Strategic partnership with Shree Renuka Sugars strengthens AWL’s food portfolio, deepens distribution reach and reinforces its position in India’s branded staples market
In a move that underscores the accelerating consolidation of India’s branded food sector, AWL Agri Business Limited has entered into a strategic licensing arrangement with Shree Renuka Sugars Limited (SRSL) to market and distribute the iconic “Madhur” sugar brand, further broadening its footprint in the country’s rapidly evolving packaged foods landscape.
The agreement represents more than a conventional brand licensing exercise. It reflects a calculated effort by AWL to deepen its presence in the branded staples category while leveraging one of the most recognisable names in India’s sugar market. Under the arrangement, SRSL has licensed its flagship Madhur brand to AWL, which will assume responsibility for the sales, marketing and distribution of refined sugar products under the Madhur label through its extensive national distribution network.
The collaboration arrives at a time when consumer preference is steadily shifting from unorganised commodity purchases toward trusted branded food products, creating significant opportunities for scale-driven FMCG players with strong distribution capabilities and portfolio diversification strategies.
For AWL, the addition of Madhur further strengthens its transformation from a traditional edible oils company into a diversified food and FMCG powerhouse. The company, which has aggressively expanded its offerings under the Fortune umbrella across categories ranging from staples and packaged foods to value-added consumer products, now gains access to a highly established sugar brand with deep consumer recall.
Industry analysts view the partnership as strategically significant because it combines complementary strengths. While Madhur brings decades of brand equity and consumer trust within the sugar category, AWL contributes one of the country’s most extensive food distribution ecosystems, marketing muscle, and retail penetration capabilities.
The arrangement is also expected to create broader synergies beyond sugar. By gaining access to SRSL’s established channel network, AWL could potentially expand the reach of its wider Fortune product portfolio, creating cross-selling opportunities and improving market penetration across multiple food categories.

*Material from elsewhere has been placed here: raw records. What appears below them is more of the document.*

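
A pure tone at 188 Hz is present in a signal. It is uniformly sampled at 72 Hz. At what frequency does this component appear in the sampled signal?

188 Hz mod fs = 44 Hz.
44 Hz > fs/2 = 36 Hz, folds to fs − 44 Hz = 28 Hz.

28 Hz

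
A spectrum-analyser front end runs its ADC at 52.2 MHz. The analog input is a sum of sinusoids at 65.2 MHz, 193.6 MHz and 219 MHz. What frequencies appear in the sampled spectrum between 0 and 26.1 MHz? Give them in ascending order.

10.2 MHz, 13 MHz, 15.2 MHz

fs/2 = 26.1 MHz.
65.2 MHz mod fs = 13 MHz.
13 MHz ≤ fs/2 = 26.1 MHz, appears at 13 MHz.
193.6 MHz mod fs = 37 MHz.
37 MHz > fs/2 = 26.1 MHz, folds to fs − 37 MHz = 15.2 MHz.
219 MHz mod fs = 10.2 MHz.
10.2 MHz ≤ fs/2 = 26.1 MHz, appears at 10.2 MHz.
Distinct values: {10.2 MHz, 13 MHz, 15.2 MHz}.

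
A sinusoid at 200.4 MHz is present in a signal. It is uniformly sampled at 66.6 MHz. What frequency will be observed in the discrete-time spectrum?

0.6 MHz

200.4 MHz mod fs = 0.6 MHz.
0.6 MHz ≤ fs/2 = 33.3 MHz, appears at 0.6 MHz.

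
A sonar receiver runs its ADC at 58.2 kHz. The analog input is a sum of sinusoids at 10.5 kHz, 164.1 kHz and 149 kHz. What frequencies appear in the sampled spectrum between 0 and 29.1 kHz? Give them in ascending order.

fs/2 = 29.1 kHz.
10.5 kHz ≤ fs/2 = 29.1 kHz, passes unchanged.
164.1 kHz mod fs = 47.7 kHz.
47.7 kHz > fs/2 = 29.1 kHz, folds to fs − 47.7 kHz = 10.5 kHz.
149 kHz mod fs = 32.6 kHz.
32.6 kHz > fs/2 = 29.1 kHz, folds to fs − 32.6 kHz = 25.6 kHz.
Distinct values: {10.5 kHz, 25.6 kHz}.

10.5 kHz, 25.6 kHz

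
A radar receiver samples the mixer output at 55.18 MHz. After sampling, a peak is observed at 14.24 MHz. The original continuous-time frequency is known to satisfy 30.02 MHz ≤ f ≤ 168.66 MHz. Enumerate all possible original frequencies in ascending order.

Frequencies that alias to 14.24 MHz are k·fs ± 14.24 MHz for integer k ≥ 0.
k=0: 14.24 MHz.
k=1: 40.94 MHz, 69.42 MHz.
k=2: 96.12 MHz, 124.6 MHz.
k=3: 151.3 MHz, 179.78 MHz.
k=4: 206.48 MHz, 234.96 MHz.
Within [30.02 MHz, 168.66 MHz]: 40.94 MHz, 69.42 MHz, 96.12 MHz, 124.6 MHz, 151.3 MHz.

40.94 MHz, 69.42 MHz, 96.12 MHz, 124.6 MHz, 151.3 MHz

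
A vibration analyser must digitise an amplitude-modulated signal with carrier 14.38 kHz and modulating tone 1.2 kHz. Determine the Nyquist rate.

31.16 kHz

AM sidebands sit at fc ± fm = 13.18 kHz and 15.58 kHz.
Highest-frequency component: 15.58 kHz.
Nyquist rate = 2 × 15.58 kHz = 31.16 kHz.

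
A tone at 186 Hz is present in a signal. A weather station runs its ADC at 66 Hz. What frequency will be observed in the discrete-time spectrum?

12 Hz

186 Hz mod fs = 54 Hz.
54 Hz > fs/2 = 33 Hz, folds to fs − 54 Hz = 12 Hz.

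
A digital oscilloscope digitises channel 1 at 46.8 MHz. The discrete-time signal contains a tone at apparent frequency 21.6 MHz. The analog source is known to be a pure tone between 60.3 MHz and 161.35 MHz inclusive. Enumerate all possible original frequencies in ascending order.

Frequencies that alias to 21.6 MHz are k·fs ± 21.6 MHz for integer k ≥ 0.
k=0: 21.6 MHz.
k=1: 25.2 MHz, 68.4 MHz.
k=2: 72 MHz, 115.2 MHz.
k=3: 118.8 MHz, 162 MHz.
k=4: 165.6 MHz, 208.8 MHz.
Within [60.3 MHz, 161.35 MHz]: 68.4 MHz, 72 MHz, 115.2 MHz, 118.8 MHz.

68.4 MHz, 72 MHz, 115.2 MHz, 118.8 MHz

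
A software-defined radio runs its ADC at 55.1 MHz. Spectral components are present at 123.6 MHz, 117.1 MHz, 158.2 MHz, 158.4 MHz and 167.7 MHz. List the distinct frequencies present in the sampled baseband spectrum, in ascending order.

2.4 MHz, 6.9 MHz, 7.1 MHz, 13.4 MHz

fs/2 = 27.55 MHz.
123.6 MHz mod fs = 13.4 MHz.
13.4 MHz ≤ fs/2 = 27.55 MHz, appears at 13.4 MHz.
117.1 MHz mod fs = 6.9 MHz.
6.9 MHz ≤ fs/2 = 27.55 MHz, appears at 6.9 MHz.
158.2 MHz mod fs = 48 MHz.
48 MHz > fs/2 = 27.55 MHz, folds to fs − 48 MHz = 7.1 MHz.
158.4 MHz mod fs = 48.2 MHz.
48.2 MHz > fs/2 = 27.55 MHz, folds to fs − 48.2 MHz = 6.9 MHz.
167.7 MHz mod fs = 2.4 MHz.
2.4 MHz ≤ fs/2 = 27.55 MHz, appears at 2.4 MHz.
Distinct values: {2.4 MHz, 6.9 MHz, 7.1 MHz, 13.4 MHz}.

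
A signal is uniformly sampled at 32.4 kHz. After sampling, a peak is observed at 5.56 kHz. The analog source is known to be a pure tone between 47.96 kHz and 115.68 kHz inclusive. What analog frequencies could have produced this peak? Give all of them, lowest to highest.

59.24 kHz, 70.36 kHz, 91.64 kHz, 102.76 kHz

Frequencies that alias to 5.56 kHz are k·fs ± 5.56 kHz for integer k ≥ 0.
k=0: 5.56 kHz.
k=1: 26.84 kHz, 37.96 kHz.
k=2: 59.24 kHz, 70.36 kHz.
k=3: 91.64 kHz, 102.76 kHz.
k=4: 124.04 kHz, 135.16 kHz.
Within [47.96 kHz, 115.68 kHz]: 59.24 kHz, 70.36 kHz, 91.64 kHz, 102.76 kHz.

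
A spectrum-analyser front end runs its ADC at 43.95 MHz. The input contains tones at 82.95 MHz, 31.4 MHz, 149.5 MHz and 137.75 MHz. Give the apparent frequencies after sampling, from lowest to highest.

fs/2 = 21.975 MHz.
82.95 MHz mod fs = 39 MHz.
39 MHz > fs/2 = 21.975 MHz, folds to fs − 39 MHz = 4.95 MHz.
31.4 MHz > fs/2 = 21.975 MHz, folds to fs − 31.4 MHz = 12.55 MHz.
149.5 MHz mod fs = 17.65 MHz.
17.65 MHz ≤ fs/2 = 21.975 MHz, appears at 17.65 MHz.
137.75 MHz mod fs = 5.9 MHz.
5.9 MHz ≤ fs/2 = 21.975 MHz, appears at 5.9 MHz.
Distinct values: {4.95 MHz, 5.9 MHz, 12.55 MHz, 17.65 MHz}.

4.95 MHz, 5.9 MHz, 12.55 MHz, 17.65 MHz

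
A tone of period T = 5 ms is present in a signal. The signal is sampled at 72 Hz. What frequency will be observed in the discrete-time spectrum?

16 Hz

T = 5 ms → f = 1/T = 200 Hz.
200 Hz mod fs = 56 Hz.
56 Hz > fs/2 = 36 Hz, folds to fs − 56 Hz = 16 Hz.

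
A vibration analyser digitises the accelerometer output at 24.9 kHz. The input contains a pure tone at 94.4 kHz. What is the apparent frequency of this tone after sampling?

94.4 kHz mod fs = 19.7 kHz.
19.7 kHz > fs/2 = 12.45 kHz, folds to fs − 19.7 kHz = 5.2 kHz.

5.2 kHz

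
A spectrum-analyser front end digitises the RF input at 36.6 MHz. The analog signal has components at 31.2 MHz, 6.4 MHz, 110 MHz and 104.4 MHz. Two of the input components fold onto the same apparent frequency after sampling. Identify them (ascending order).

31.2 MHz, 104.4 MHz

fs/2 = 18.3 MHz.
31.2 MHz > fs/2 = 18.3 MHz, folds to fs − 31.2 MHz = 5.4 MHz.
6.4 MHz ≤ fs/2 = 18.3 MHz, passes unchanged.
110 MHz mod fs = 0.2 MHz.
0.2 MHz ≤ fs/2 = 18.3 MHz, appears at 0.2 MHz.
104.4 MHz mod fs = 31.2 MHz.
31.2 MHz > fs/2 = 18.3 MHz, folds to fs − 31.2 MHz = 5.4 MHz.
31.2 MHz and 104.4 MHz both map to 5.4 MHz.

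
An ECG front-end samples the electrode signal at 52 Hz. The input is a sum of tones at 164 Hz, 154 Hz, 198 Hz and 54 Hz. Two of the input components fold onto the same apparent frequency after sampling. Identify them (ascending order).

fs/2 = 26 Hz.
164 Hz mod fs = 8 Hz.
8 Hz ≤ fs/2 = 26 Hz, appears at 8 Hz.
154 Hz mod fs = 50 Hz.
50 Hz > fs/2 = 26 Hz, folds to fs − 50 Hz = 2 Hz.
198 Hz mod fs = 42 Hz.
42 Hz > fs/2 = 26 Hz, folds to fs − 42 Hz = 10 Hz.
54 Hz mod fs = 2 Hz.
2 Hz ≤ fs/2 = 26 Hz, appears at 2 Hz.
54 Hz and 154 Hz both map to 2 Hz.

54 Hz, 154 Hz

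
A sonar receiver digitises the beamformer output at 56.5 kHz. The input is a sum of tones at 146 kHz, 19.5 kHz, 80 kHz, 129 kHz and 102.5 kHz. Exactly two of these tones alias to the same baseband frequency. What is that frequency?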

Commenting on the development, Shrikant Kanhere, Managing Director and Chief Executive Officer of AWL Agri Business Limited, said the partnership would allow the company to maximise the value of its distribution infrastructure and brand-building capabilities while accelerating the growth trajectory of Madhur across India.
The collaboration, he noted, complements AWL’s expanding food portfolio and further reinforces the company’s ambitions within the packaged foods segment, an area increasingly viewed as a critical driver of future growth and margin expansion.
For Shree Renuka Sugars, the partnership offers an opportunity to unlock a new growth chapter for a brand that has long maintained a strong presence in Indian households. By leveraging AWL’s nationwide distribution architecture and FMCG expertise, SRSL is effectively positioning Madhur to compete more aggressively in a market where scale, visibility and channel reach are becoming decisive competitive advantages.
Susheel Kumar Kamboj, Managing Director and Chief Executive Officer of Shree Renuka Sugars Limited, described the arrangement as a natural progression for the Madhur brand, emphasising that AWL’s distribution strength and marketing capabilities provide a powerful platform for accelerating growth and expanding consumer reach.
The alliance also reflects a broader trend reshaping India’s food industry, where established brands are increasingly seeking strategic partnerships to unlock scale rather than building capabilities independently. As competition intensifies across staples, packaged foods and household essentials, distribution efficiency and brand leverage are emerging as critical determinants of market leadership.
Against this backdrop, the AWL–Madhur partnership represents a convergence of brand equity and execution capability. More importantly, it signals AWL’s continued evolution into a diversified food conglomerate, one that is steadily expanding beyond its edible oils legacy to capture a larger share of India’s growing branded food consumption story.
As India’s food retail market becomes increasingly organised and consumer demand gravitates towards trusted national brands, partnerships of this nature are likely to play a pivotal role in defining the next phase of growth across the country’s FMCG sector.